My hostess met me in Colorado Springs and there was a mix-up in my arrival time and I had to wait an hour wondering what might have happened. It is still in the high 90's in Tucson and I think the Colorado temperature was around 68*. My coat, which I wisely took, was packed and the 'chair pusher' left me outside so I was cold. I guess I should have enjoyed that as I returned to Arizona extreme heat.
Our reunion was held at three wonderful clubs, plus a brunch at the High School we graduated from. The first night was a get-together in an old, but lovely, club. I had never been in it before and felt like I had stepped into an English movie - wood paneled walls, stained glass, comfortable leather chairs - the whole private club setting.
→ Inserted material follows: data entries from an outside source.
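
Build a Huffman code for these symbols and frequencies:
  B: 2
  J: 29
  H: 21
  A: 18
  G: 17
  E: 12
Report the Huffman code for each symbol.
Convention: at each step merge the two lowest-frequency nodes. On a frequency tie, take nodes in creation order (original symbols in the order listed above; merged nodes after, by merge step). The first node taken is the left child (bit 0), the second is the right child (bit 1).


Huffman tree construction:
Step 1: Merge B(2) + E(12) = 14
Step 2: Merge (B+E)(14) + G(17) = 31
Step 3: Merge A(18) + H(21) = 39
Step 4: Merge J(29) + ((B+E)+G)(31) = 60
Step 5: Merge (A+H)(39) + (J+((B+E)+G))(60) = 99
Read each symbol's code off the tree from the root (left child = 0, right child = 1).

Codes:
  B: 1100 (length 4)
  J: 10 (length 2)
  H: 01 (length 2)
  A: 00 (length 2)
  G: 111 (length 3)
  E: 1101 (length 4)
Average code length: 243/99 = 2.4545 bits/symbol


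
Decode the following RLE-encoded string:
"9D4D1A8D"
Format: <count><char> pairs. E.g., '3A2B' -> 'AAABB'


Expanding each <count><char> pair:
  9D -> 'DDDDDDDDD'
  4D -> 'DDDD'
  1A -> 'A'
  8D -> 'DDDDDDDD'

Decoded = DDDDDDDDDDDDDADDDDDDDD


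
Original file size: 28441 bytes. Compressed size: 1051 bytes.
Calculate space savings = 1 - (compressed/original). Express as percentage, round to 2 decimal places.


ratio = compressed/original = 1051/28441 = 0.036954
savings = 1 - ratio = 1 - 0.036954 = 0.963046
as a percentage: 0.963046 * 100 = 96.3%

Space savings = 1 - 1051/28441 = 96.3%


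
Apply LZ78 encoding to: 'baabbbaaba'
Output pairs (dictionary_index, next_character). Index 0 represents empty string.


LZ78 encoding steps:
Dictionary: {0: ''}
Step 1: w='' (idx 0), next='b' -> output (0, 'b'), add 'b' as idx 1
Step 2: w='' (idx 0), next='a' -> output (0, 'a'), add 'a' as idx 2
Step 3: w='a' (idx 2), next='b' -> output (2, 'b'), add 'ab' as idx 3
Step 4: w='b' (idx 1), next='b' -> output (1, 'b'), add 'bb' as idx 4
Step 5: w='a' (idx 2), next='a' -> output (2, 'a'), add 'aa' as idx 5
Step 6: w='b' (idx 1), next='a' -> output (1, 'a'), add 'ba' as idx 6


Encoded: [(0, 'b'), (0, 'a'), (2, 'b'), (1, 'b'), (2, 'a'), (1, 'a')]


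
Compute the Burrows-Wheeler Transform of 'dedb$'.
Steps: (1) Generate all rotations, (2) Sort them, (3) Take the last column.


Rotations (sorted):
  0: $dedb -> last char: b
  1: b$ded -> last char: d
  2: db$de -> last char: e
  3: dedb$ -> last char: $
  4: edb$d -> last char: d


BWT = bde$d


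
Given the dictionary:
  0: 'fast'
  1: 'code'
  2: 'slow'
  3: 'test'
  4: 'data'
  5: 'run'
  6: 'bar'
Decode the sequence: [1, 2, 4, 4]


Look up each index in the dictionary:
  1 -> 'code'
  2 -> 'slow'
  4 -> 'data'
  4 -> 'data'

Decoded: "code slow data data"


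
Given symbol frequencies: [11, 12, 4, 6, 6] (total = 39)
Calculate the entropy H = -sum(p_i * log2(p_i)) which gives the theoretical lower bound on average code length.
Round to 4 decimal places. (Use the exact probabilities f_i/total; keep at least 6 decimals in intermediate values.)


Per-symbol terms -p_i * log2(p_i) with p_i = f_i/39:
  p = 11/39 = 0.282051: log2(p) = -1.825971, -p*log2(p) = 0.515017
  p = 12/39 = 0.307692: log2(p) = -1.700440, -p*log2(p) = 0.523212
  p = 4/39 = 0.102564: log2(p) = -3.285402, -p*log2(p) = 0.336964
  p = 6/39 = 0.153846: log2(p) = -2.700440, -p*log2(p) = 0.415452
  p = 6/39 = 0.153846: log2(p) = -2.700440, -p*log2(p) = 0.415452
H = 0.515017 + 0.523212 + 0.336964 + 0.415452 + 0.415452 = 2.206097

H = 2.2061 bits/symbol


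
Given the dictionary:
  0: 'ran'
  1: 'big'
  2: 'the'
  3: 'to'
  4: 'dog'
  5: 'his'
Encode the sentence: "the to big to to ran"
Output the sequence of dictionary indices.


Look up each word in the dictionary:
  'the' -> 2
  'to' -> 3
  'big' -> 1
  'to' -> 3
  'to' -> 3
  'ran' -> 0

Encoded: [2, 3, 1, 3, 3, 0]


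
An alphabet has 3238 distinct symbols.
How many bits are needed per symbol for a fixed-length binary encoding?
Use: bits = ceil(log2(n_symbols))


log2(3238) = 11.6609
Bracket: 2^11 = 2048 < 3238 <= 2^12 = 4096
So ceil(log2(3238)) = 12

bits = ceil(log2(3238)) = ceil(11.6609) = 12 bits


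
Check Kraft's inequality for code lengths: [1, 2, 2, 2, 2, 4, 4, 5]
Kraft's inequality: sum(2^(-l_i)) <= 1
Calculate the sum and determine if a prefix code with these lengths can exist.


Sum = 2^(-1) + 2^(-2) + 2^(-2) + 2^(-2) + 2^(-2) + 2^(-4) + 2^(-4) + 2^(-5)
    = 0.5 + 0.25 + 0.25 + 0.25 + 0.25 + 0.0625 + 0.0625 + 0.03125
    = 53/32 = 1.65625
Since 1.65625 > 1, Kraft's inequality is NOT satisfied.
A prefix code with these lengths CANNOT exist.

Kraft sum = 1.65625. Not satisfied.


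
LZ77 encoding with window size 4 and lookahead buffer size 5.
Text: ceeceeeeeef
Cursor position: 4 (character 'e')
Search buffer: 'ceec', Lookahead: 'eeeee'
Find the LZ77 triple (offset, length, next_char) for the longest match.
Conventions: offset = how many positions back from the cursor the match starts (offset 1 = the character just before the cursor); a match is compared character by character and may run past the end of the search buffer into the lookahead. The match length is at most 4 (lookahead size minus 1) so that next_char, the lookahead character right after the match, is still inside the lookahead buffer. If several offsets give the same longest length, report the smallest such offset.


Try each offset into the search buffer:
  offset=1 (pos 3, char 'c'): match length 0
  offset=2 (pos 2, char 'e'): match length 1
  offset=3 (pos 1, char 'e'): match length 2
  offset=4 (pos 0, char 'c'): match length 0
Longest match has length 2 at offset 3.
next_char = character at position 4 + 2 = 6 -> 'e'

Best match: offset=3, length=2 (matching 'ee' starting at position 1)
LZ77 triple: (3, 2, 'e')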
Since my hostess was on the committee and had to stay at the sign-in table I decided to take photos of everyone as they entered.
Let me tell you, if you haven't seen someone for sixty or so years you sure find out how they have changed. You have probably heard the old joke about the two people who met and the first person said that the other person had gotten so old that she didn't recognize me. "Tain't funny, McGee." (And for all of you too young to recognize that quote, ask your mother.) White haired women and men (some with no hair) were in abundance. There were walkers, canes, and other aids used by we 83-84 year olds. Nonetheless, there were still those who could hop around like teenagers and those who could still 'cut a rug.' (Ask your mother). There were the usual success stories. One of our classmates was a retired Judge, another was a retired Oncologist and I am sure there were others that I didn't know about.
The following night was held at a golf course club house and was a dinner dance. I would like to think it was because I had a cane that no one asked me to dance, but I was probably a wallflower again. Some things never change.
If you read my previous blog on this you know my camera let me down that night. I did enjoy getting to chat with former classmates and renewing acquaintances. It is my hope that we continue our renewed friendship. I really was pleasantly surprised to find out how much we had matured and how comfortable we were with each other. Those teenaged clicques were missing, as was the tense competition of youth. Some things do change.
The next morning we had our last event. We were lucky that one of our fellow grads was a memeber of the Garden of the Gods Club and had reserved a room for our brunch. The view of the Kissing Camels (a red rock in one of my stories) was magnificent and I viewed it from an angle that couldn't be seen when I lived there. The fact that I couldn't photograph it was disappointing, but it was beautiful and I hold it in my memory.
We said our fond goodbyes and promised to meet again there in five years. Now that's optomism.
My sister picked me up after the reunion for a family mini-reunion. I am glad I went in spite of the mishaps.